It is a pleasure to serve under your chairmanship for the first time, Mr Walker. I hope that you and right hon. and hon. Members will forgive me, but I have to attend a Committee meeting later, so I will not be here for the conclusion of the debate.
I congratulate my hon. Friend Mark Pritchard on a first-class speech. I cannot say that I agreed with all of it, but I agreed with a great part of it, and he reflected well the grave concern that is felt outside this Chamber. I am sorry to say that I cannot follow the Chairman of the Home Affairs Committee, Keith Vaz. I think that we all remember the rather lowering period when he was a Minister at the Foreign Office. I agree with the general tenor of his approach, as to moderation, consulting and all the rest of it, but I think that the public are looking for a more robust approach to the matter than he offers.
I congratulate my hon. Friend the Minister for Immigration, who, as my hon. Friend the Member for The Wrekin said, has, together with the Home Secretary, pushed the debate forward and taken important steps. They have so far succeeded in driving down the numbers significantly. I am grateful to him for several meetings. He knows that is important for the credibility of government—not party Government but government of the country—that the Government should be seen to reflect the great concern about the question of immigration and the way it has been allowed to run riot. I agree with everything that my hon. Friend said about the debt that this country owes to immigrants, who have played, and will continue to play, an important role; but that is not what we are talking about today.
As my hon. Friend the Minister knows, there is a serious risk of a significant inflow of Romanian and Bulgarian immigrants. There is no shadow of doubt about it. The unbelievable cupidity and foolishness of the last Labour Government in not dealing with the matter beforehand is shaming to the Government of this country and shows how feeble they were. The problem lies, as they should have understood, in the huge difference in the standard of living between those countries and the United Kingdom. The reaction is an entirely understandable one to the opportunity to come. People will take that opportunity—I am not in any doubt about that.
There are two wild cards that have not been mentioned this afternoon. First, there are nearly 1 million Romanians and Bulgarians in Spain, and a similar number in Italy. There must be a serious risk that some will relocate to northern Europe—perhaps to Germany, France, the Netherlands or the United Kingdom. Secondly, there is the possibility that minorities who are heavily discriminated against in their own countries will seek a better life in the United Kingdom. That is most clearly a possibility in relation to the Roma.

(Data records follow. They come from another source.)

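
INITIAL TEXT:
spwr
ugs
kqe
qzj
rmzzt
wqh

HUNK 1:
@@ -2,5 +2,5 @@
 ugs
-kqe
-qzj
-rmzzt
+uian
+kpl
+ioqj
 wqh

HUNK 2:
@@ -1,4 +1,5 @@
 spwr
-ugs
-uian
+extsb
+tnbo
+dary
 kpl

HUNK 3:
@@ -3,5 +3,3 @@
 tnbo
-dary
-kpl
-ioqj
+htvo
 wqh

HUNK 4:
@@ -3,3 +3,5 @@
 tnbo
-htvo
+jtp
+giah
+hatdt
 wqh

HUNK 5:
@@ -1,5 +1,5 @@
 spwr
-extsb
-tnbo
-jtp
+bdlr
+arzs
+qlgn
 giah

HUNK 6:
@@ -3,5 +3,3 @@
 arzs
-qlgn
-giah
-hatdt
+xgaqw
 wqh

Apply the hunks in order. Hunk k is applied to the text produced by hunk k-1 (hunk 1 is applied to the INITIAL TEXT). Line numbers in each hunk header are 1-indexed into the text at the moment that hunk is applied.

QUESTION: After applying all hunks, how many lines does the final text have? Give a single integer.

Hunk 1: at line 2 remove [kqe,qzj,rmzzt] add [uian,kpl,ioqj] -> 6 lines: spwr ugs uian kpl ioqj wqh
Hunk 2: at line 1 remove [ugs,uian] add [extsb,tnbo,dary] -> 7 lines: spwr extsb tnbo dary kpl ioqj wqh
Hunk 3: at line 3 remove [dary,kpl,ioqj] add [htvo] -> 5 lines: spwr extsb tnbo htvo wqh
Hunk 4: at line 3 remove [htvo] add [jtp,giah,hatdt] -> 7 lines: spwr extsb tnbo jtp giah hatdt wqh
Hunk 5: at line 1 remove [extsb,tnbo,jtp] add [bdlr,arzs,qlgn] -> 7 lines: spwr bdlr arzs qlgn giah hatdt wqh
Hunk 6: at line 3 remove [qlgn,giah,hatdt] add [xgaqw] -> 5 lines: spwr bdlr arzs xgaqw wqh
Final line count: 5

Answer: 5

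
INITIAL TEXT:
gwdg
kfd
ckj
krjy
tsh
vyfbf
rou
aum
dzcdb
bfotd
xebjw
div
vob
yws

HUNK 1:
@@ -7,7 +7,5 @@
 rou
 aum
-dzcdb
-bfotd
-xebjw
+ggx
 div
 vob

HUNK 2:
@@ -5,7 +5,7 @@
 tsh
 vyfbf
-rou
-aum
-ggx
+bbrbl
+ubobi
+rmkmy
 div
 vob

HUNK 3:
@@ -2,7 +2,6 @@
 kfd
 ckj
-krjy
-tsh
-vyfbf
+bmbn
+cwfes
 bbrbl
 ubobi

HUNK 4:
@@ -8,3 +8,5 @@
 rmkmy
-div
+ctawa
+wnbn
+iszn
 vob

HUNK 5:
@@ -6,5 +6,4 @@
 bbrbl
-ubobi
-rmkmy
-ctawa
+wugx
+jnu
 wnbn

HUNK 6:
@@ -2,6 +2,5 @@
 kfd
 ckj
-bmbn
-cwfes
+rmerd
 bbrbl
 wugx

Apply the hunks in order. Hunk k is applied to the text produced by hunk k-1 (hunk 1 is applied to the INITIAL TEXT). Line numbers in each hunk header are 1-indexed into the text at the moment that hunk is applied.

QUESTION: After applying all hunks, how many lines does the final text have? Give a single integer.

Hunk 1: at line 7 remove [dzcdb,bfotd,xebjw] add [ggx] -> 12 lines: gwdg kfd ckj krjy tsh vyfbf rou aum ggx div vob yws
Hunk 2: at line 5 remove [rou,aum,ggx] add [bbrbl,ubobi,rmkmy] -> 12 lines: gwdg kfd ckj krjy tsh vyfbf bbrbl ubobi rmkmy div vob yws
Hunk 3: at line 2 remove [krjy,tsh,vyfbf] add [bmbn,cwfes] -> 11 lines: gwdg kfd ckj bmbn cwfes bbrbl ubobi rmkmy div vob yws
Hunk 4: at line 8 remove [div] add [ctawa,wnbn,iszn] -> 13 lines: gwdg kfd ckj bmbn cwfes bbrbl ubobi rmkmy ctawa wnbn iszn vob yws
Hunk 5: at line 6 remove [ubobi,rmkmy,ctawa] add [wugx,jnu] -> 12 lines: gwdg kfd ckj bmbn cwfes bbrbl wugx jnu wnbn iszn vob yws
Hunk 6: at line 2 remove [bmbn,cwfes] add [rmerd] -> 11 lines: gwdg kfd ckj rmerd bbrbl wugx jnu wnbn iszn vob yws
Final line count: 11

Answer: 11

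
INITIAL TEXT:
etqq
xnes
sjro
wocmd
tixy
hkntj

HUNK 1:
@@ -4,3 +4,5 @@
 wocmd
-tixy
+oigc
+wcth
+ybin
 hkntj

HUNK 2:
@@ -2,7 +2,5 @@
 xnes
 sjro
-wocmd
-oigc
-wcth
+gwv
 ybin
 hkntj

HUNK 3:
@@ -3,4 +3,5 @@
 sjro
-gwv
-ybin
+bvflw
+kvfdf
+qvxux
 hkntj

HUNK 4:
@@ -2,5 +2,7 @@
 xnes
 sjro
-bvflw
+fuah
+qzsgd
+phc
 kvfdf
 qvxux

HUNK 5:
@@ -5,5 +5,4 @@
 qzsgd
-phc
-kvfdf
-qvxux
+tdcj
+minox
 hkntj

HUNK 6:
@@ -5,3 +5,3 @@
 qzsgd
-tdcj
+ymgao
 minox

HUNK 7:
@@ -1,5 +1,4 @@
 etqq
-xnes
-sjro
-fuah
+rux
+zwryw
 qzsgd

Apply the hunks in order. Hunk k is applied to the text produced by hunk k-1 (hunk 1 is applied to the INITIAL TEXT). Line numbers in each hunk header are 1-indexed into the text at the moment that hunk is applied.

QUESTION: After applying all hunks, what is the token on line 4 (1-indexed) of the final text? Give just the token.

Answer: qzsgd

Derivation:
Hunk 1: at line 4 remove [tixy] add [oigc,wcth,ybin] -> 8 lines: etqq xnes sjro wocmd oigc wcth ybin hkntj
Hunk 2: at line 2 remove [wocmd,oigc,wcth] add [gwv] -> 6 lines: etqq xnes sjro gwv ybin hkntj
Hunk 3: at line 3 remove [gwv,ybin] add [bvflw,kvfdf,qvxux] -> 7 lines: etqq xnes sjro bvflw kvfdf qvxux hkntj
Hunk 4: at line 2 remove [bvflw] add [fuah,qzsgd,phc] -> 9 lines: etqq xnes sjro fuah qzsgd phc kvfdf qvxux hkntj
Hunk 5: at line 5 remove [phc,kvfdf,qvxux] add [tdcj,minox] -> 8 lines: etqq xnes sjro fuah qzsgd tdcj minox hkntj
Hunk 6: at line 5 remove [tdcj] add [ymgao] -> 8 lines: etqq xnes sjro fuah qzsgd ymgao minox hkntj
Hunk 7: at line 1 remove [xnes,sjro,fuah] add [rux,zwryw] -> 7 lines: etqq rux zwryw qzsgd ymgao minox hkntj
Final line 4: qzsgd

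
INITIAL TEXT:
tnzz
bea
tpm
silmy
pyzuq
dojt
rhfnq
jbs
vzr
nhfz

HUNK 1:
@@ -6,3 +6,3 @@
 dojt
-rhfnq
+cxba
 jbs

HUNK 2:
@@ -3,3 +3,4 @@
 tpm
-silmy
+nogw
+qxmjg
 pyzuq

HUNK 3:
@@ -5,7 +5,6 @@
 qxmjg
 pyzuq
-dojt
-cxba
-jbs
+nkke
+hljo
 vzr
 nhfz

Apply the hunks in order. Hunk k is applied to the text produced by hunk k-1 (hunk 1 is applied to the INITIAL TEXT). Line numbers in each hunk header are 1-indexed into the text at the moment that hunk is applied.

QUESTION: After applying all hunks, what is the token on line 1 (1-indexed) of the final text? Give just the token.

Answer: tnzz

Derivation:
Hunk 1: at line 6 remove [rhfnq] add [cxba] -> 10 lines: tnzz bea tpm silmy pyzuq dojt cxba jbs vzr nhfz
Hunk 2: at line 3 remove [silmy] add [nogw,qxmjg] -> 11 lines: tnzz bea tpm nogw qxmjg pyzuq dojt cxba jbs vzr nhfz
Hunk 3: at line 5 remove [dojt,cxba,jbs] add [nkke,hljo] -> 10 lines: tnzz bea tpm nogw qxmjg pyzuq nkke hljo vzr nhfz
Final line 1: tnzz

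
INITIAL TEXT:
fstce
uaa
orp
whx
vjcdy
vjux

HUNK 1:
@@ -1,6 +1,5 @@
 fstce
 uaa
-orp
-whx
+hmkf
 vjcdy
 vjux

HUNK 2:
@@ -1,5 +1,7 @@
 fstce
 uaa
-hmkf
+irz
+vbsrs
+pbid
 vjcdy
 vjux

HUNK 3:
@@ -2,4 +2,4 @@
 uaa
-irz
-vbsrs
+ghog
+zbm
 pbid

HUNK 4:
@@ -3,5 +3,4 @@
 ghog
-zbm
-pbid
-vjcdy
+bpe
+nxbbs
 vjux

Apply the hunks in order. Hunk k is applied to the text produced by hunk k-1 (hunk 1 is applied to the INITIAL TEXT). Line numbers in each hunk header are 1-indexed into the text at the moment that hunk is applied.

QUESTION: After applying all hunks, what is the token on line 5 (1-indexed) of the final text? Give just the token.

Answer: nxbbs

Derivation:
Hunk 1: at line 1 remove [orp,whx] add [hmkf] -> 5 lines: fstce uaa hmkf vjcdy vjux
Hunk 2: at line 1 remove [hmkf] add [irz,vbsrs,pbid] -> 7 lines: fstce uaa irz vbsrs pbid vjcdy vjux
Hunk 3: at line 2 remove [irz,vbsrs] add [ghog,zbm] -> 7 lines: fstce uaa ghog zbm pbid vjcdy vjux
Hunk 4: at line 3 remove [zbm,pbid,vjcdy] add [bpe,nxbbs] -> 6 lines: fstce uaa ghog bpe nxbbs vjux
Final line 5: nxbbs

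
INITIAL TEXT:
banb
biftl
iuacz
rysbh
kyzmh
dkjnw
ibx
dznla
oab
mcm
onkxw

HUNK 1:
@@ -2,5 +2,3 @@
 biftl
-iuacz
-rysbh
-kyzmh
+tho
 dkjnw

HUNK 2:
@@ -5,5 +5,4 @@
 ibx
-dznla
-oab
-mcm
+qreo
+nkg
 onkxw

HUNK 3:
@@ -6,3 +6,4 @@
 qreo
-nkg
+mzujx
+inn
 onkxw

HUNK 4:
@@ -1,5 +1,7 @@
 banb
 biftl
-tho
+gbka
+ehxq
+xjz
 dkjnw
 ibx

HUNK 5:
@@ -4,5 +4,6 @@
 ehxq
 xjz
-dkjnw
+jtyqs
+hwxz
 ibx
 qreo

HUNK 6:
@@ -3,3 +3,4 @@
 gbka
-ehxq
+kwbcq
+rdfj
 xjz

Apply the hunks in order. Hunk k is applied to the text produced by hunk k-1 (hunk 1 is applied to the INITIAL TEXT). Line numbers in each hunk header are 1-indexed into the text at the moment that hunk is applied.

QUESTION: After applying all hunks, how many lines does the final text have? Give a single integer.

Answer: 13

Derivation:
Hunk 1: at line 2 remove [iuacz,rysbh,kyzmh] add [tho] -> 9 lines: banb biftl tho dkjnw ibx dznla oab mcm onkxw
Hunk 2: at line 5 remove [dznla,oab,mcm] add [qreo,nkg] -> 8 lines: banb biftl tho dkjnw ibx qreo nkg onkxw
Hunk 3: at line 6 remove [nkg] add [mzujx,inn] -> 9 lines: banb biftl tho dkjnw ibx qreo mzujx inn onkxw
Hunk 4: at line 1 remove [tho] add [gbka,ehxq,xjz] -> 11 lines: banb biftl gbka ehxq xjz dkjnw ibx qreo mzujx inn onkxw
Hunk 5: at line 4 remove [dkjnw] add [jtyqs,hwxz] -> 12 lines: banb biftl gbka ehxq xjz jtyqs hwxz ibx qreo mzujx inn onkxw
Hunk 6: at line 3 remove [ehxq] add [kwbcq,rdfj] -> 13 lines: banb biftl gbka kwbcq rdfj xjz jtyqs hwxz ibx qreo mzujx inn onkxw
Final line count: 13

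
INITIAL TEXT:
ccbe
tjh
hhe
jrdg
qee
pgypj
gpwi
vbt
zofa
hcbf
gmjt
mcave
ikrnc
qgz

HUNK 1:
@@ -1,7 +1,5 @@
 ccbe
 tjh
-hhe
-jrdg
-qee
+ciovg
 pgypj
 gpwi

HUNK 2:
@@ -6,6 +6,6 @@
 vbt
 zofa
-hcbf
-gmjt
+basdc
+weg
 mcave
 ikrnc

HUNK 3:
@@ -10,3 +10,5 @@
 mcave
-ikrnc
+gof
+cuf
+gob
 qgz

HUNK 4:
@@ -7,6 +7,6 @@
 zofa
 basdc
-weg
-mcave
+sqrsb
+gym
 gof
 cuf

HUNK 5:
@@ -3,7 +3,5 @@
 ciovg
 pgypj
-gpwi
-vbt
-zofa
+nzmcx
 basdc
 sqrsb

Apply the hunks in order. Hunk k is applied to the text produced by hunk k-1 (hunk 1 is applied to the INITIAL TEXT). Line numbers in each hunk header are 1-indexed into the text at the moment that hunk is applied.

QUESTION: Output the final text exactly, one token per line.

Answer: ccbe
tjh
ciovg
pgypj
nzmcx
basdc
sqrsb
gym
gof
cuf
gob
qgz

Derivation:
Hunk 1: at line 1 remove [hhe,jrdg,qee] add [ciovg] -> 12 lines: ccbe tjh ciovg pgypj gpwi vbt zofa hcbf gmjt mcave ikrnc qgz
Hunk 2: at line 6 remove [hcbf,gmjt] add [basdc,weg] -> 12 lines: ccbe tjh ciovg pgypj gpwi vbt zofa basdc weg mcave ikrnc qgz
Hunk 3: at line 10 remove [ikrnc] add [gof,cuf,gob] -> 14 lines: ccbe tjh ciovg pgypj gpwi vbt zofa basdc weg mcave gof cuf gob qgz
Hunk 4: at line 7 remove [weg,mcave] add [sqrsb,gym] -> 14 lines: ccbe tjh ciovg pgypj gpwi vbt zofa basdc sqrsb gym gof cuf gob qgz
Hunk 5: at line 3 remove [gpwi,vbt,zofa] add [nzmcx] -> 12 lines: ccbe tjh ciovg pgypj nzmcx basdc sqrsb gym gof cuf gob qgz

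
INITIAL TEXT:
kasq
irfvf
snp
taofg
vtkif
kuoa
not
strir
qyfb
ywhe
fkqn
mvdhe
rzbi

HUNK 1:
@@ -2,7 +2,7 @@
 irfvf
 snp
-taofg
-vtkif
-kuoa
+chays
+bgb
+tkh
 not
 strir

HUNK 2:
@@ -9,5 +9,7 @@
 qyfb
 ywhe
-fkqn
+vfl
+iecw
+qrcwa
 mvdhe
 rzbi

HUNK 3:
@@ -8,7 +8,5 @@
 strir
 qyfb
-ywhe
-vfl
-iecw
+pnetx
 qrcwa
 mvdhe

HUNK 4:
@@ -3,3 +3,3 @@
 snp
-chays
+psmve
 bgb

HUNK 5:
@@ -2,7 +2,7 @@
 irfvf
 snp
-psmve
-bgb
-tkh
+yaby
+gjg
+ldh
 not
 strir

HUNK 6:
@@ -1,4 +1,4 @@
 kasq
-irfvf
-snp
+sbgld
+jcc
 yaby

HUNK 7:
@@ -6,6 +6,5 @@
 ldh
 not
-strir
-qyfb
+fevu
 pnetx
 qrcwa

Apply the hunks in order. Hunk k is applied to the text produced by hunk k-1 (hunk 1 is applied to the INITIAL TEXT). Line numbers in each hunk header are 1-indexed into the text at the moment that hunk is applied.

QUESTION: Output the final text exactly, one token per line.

Answer: kasq
sbgld
jcc
yaby
gjg
ldh
not
fevu
pnetx
qrcwa
mvdhe
rzbi

Derivation:
Hunk 1: at line 2 remove [taofg,vtkif,kuoa] add [chays,bgb,tkh] -> 13 lines: kasq irfvf snp chays bgb tkh not strir qyfb ywhe fkqn mvdhe rzbi
Hunk 2: at line 9 remove [fkqn] add [vfl,iecw,qrcwa] -> 15 lines: kasq irfvf snp chays bgb tkh not strir qyfb ywhe vfl iecw qrcwa mvdhe rzbi
Hunk 3: at line 8 remove [ywhe,vfl,iecw] add [pnetx] -> 13 lines: kasq irfvf snp chays bgb tkh not strir qyfb pnetx qrcwa mvdhe rzbi
Hunk 4: at line 3 remove [chays] add [psmve] -> 13 lines: kasq irfvf snp psmve bgb tkh not strir qyfb pnetx qrcwa mvdhe rzbi
Hunk 5: at line 2 remove [psmve,bgb,tkh] add [yaby,gjg,ldh] -> 13 lines: kasq irfvf snp yaby gjg ldh not strir qyfb pnetx qrcwa mvdhe rzbi
Hunk 6: at line 1 remove [irfvf,snp] add [sbgld,jcc] -> 13 lines: kasq sbgld jcc yaby gjg ldh not strir qyfb pnetx qrcwa mvdhe rzbi
Hunk 7: at line 6 remove [strir,qyfb] add [fevu] -> 12 lines: kasq sbgld jcc yaby gjg ldh not fevu pnetx qrcwa mvdhe rzbi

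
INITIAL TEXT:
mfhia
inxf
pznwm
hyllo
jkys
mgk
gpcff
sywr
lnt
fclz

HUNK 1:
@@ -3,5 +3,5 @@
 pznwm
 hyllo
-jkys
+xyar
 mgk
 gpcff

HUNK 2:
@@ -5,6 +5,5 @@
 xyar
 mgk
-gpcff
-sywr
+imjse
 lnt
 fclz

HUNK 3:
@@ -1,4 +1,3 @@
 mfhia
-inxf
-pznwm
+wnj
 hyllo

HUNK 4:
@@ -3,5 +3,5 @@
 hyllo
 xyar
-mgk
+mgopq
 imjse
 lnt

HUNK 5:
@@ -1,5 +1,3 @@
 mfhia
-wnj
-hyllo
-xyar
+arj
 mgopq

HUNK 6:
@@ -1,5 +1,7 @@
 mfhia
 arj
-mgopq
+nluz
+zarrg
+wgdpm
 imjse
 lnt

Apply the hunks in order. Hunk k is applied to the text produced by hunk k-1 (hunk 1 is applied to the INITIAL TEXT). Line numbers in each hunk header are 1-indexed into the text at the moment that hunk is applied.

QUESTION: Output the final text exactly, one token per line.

Answer: mfhia
arj
nluz
zarrg
wgdpm
imjse
lnt
fclz

Derivation:
Hunk 1: at line 3 remove [jkys] add [xyar] -> 10 lines: mfhia inxf pznwm hyllo xyar mgk gpcff sywr lnt fclz
Hunk 2: at line 5 remove [gpcff,sywr] add [imjse] -> 9 lines: mfhia inxf pznwm hyllo xyar mgk imjse lnt fclz
Hunk 3: at line 1 remove [inxf,pznwm] add [wnj] -> 8 lines: mfhia wnj hyllo xyar mgk imjse lnt fclz
Hunk 4: at line 3 remove [mgk] add [mgopq] -> 8 lines: mfhia wnj hyllo xyar mgopq imjse lnt fclz
Hunk 5: at line 1 remove [wnj,hyllo,xyar] add [arj] -> 6 lines: mfhia arj mgopq imjse lnt fclz
Hunk 6: at line 1 remove [mgopq] add [nluz,zarrg,wgdpm] -> 8 lines: mfhia arj nluz zarrg wgdpm imjse lnt fclz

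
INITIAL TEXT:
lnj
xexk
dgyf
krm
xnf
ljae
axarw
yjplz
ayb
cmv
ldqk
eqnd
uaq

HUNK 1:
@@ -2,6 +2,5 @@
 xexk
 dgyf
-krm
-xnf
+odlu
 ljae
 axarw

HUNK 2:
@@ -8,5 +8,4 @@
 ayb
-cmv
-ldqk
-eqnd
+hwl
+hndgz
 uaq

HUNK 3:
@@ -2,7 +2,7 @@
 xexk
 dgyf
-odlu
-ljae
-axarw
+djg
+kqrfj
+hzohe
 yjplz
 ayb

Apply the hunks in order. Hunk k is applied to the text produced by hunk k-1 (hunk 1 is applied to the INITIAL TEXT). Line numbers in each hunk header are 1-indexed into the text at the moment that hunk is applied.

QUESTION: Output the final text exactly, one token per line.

Hunk 1: at line 2 remove [krm,xnf] add [odlu] -> 12 lines: lnj xexk dgyf odlu ljae axarw yjplz ayb cmv ldqk eqnd uaq
Hunk 2: at line 8 remove [cmv,ldqk,eqnd] add [hwl,hndgz] -> 11 lines: lnj xexk dgyf odlu ljae axarw yjplz ayb hwl hndgz uaq
Hunk 3: at line 2 remove [odlu,ljae,axarw] add [djg,kqrfj,hzohe] -> 11 lines: lnj xexk dgyf djg kqrfj hzohe yjplz ayb hwl hndgz uaq

Answer: lnj
xexk
dgyf
djg
kqrfj
hzohe
yjplz
ayb
hwl
hndgz
uaq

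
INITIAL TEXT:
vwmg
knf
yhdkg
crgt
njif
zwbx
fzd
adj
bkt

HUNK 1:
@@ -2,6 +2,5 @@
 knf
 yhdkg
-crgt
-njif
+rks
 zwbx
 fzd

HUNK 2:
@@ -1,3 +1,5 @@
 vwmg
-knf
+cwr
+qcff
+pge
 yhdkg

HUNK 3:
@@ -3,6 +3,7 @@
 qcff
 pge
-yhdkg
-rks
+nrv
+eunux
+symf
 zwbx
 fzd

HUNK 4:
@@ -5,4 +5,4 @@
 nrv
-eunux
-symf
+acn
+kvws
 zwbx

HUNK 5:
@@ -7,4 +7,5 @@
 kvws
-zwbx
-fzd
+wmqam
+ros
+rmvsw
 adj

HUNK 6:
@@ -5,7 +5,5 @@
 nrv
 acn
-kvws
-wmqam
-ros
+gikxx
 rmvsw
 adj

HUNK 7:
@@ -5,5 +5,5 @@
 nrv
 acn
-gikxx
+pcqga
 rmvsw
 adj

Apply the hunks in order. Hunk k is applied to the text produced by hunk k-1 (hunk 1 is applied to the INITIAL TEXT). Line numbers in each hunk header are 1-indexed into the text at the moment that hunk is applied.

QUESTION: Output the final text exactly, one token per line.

Answer: vwmg
cwr
qcff
pge
nrv
acn
pcqga
rmvsw
adj
bkt

Derivation:
Hunk 1: at line 2 remove [crgt,njif] add [rks] -> 8 lines: vwmg knf yhdkg rks zwbx fzd adj bkt
Hunk 2: at line 1 remove [knf] add [cwr,qcff,pge] -> 10 lines: vwmg cwr qcff pge yhdkg rks zwbx fzd adj bkt
Hunk 3: at line 3 remove [yhdkg,rks] add [nrv,eunux,symf] -> 11 lines: vwmg cwr qcff pge nrv eunux symf zwbx fzd adj bkt
Hunk 4: at line 5 remove [eunux,symf] add [acn,kvws] -> 11 lines: vwmg cwr qcff pge nrv acn kvws zwbx fzd adj bkt
Hunk 5: at line 7 remove [zwbx,fzd] add [wmqam,ros,rmvsw] -> 12 lines: vwmg cwr qcff pge nrv acn kvws wmqam ros rmvsw adj bkt
Hunk 6: at line 5 remove [kvws,wmqam,ros] add [gikxx] -> 10 lines: vwmg cwr qcff pge nrv acn gikxx rmvsw adj bkt
Hunk 7: at line 5 remove [gikxx] add [pcqga] -> 10 lines: vwmg cwr qcff pge nrv acn pcqga rmvsw adj bkt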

There are no easy solutions. The cross-party group on balanced migration has suggested that consideration should be given to whether EU members should have powers, during periods of high unemployment, to restrict the free movement of labour, which is at present guaranteed by EU law. To me, that is one of the fundamental reforms that the European Union needs to look at without fear. If Europe is to survive as an entity, it must be able to move forward and break out of the silos in which it currently runs itself. It is folly not to consider that kind of suggestion: it may find very good reason to shoot it down, but it should look at it.
The role of the welfare state needs the most careful consideration. The payment of in-work benefits, such as tax credits, to low-paid workers contributes substantially to the financial incentive to migrate. There is again no doubt whatever about that. Access to the UK benefit system is primarily based on residence. An EU national who moves to the UK and is considered habitually resident has the same entitlement to benefits as a UK national, regardless of their previous tax or national insurance contributions. Currently, habitual residence is automatic for workers and the self-employed, and qualification is easy for jobseekers.
The cross-party group recommends that there should be a requirement of a period of time—or contributions—of, say, six months before in-work benefits are paid. On jobseekers, there seems to be no reason why EU citizens who do not find work should be entitled to benefits in the United Kingdom when they have the simple option of getting on a bus and going home. We should encourage that, perhaps even by going so far as to offer them a ticket. To implement those policies successfully the habitual residence test needs to be tightened and centrally administered by the Department for Work and Pensions.
Many other Members have more to say than me. I simply conclude by earnestly and truly congratulating the Minister and the Home Secretary on the progress made so far on this fiendishly difficult issue. One thing on which I most congratulate him is the very sane way in which he has approached the debate, making the point about the importance of keeping the vocabulary and language moderate and sensible. This is not a war; this is a national problem for this country that must be addressed. We will only be able to deal with it probably—possibly even—at the margins, but deal with it we must in a frank way, in the interests of our country.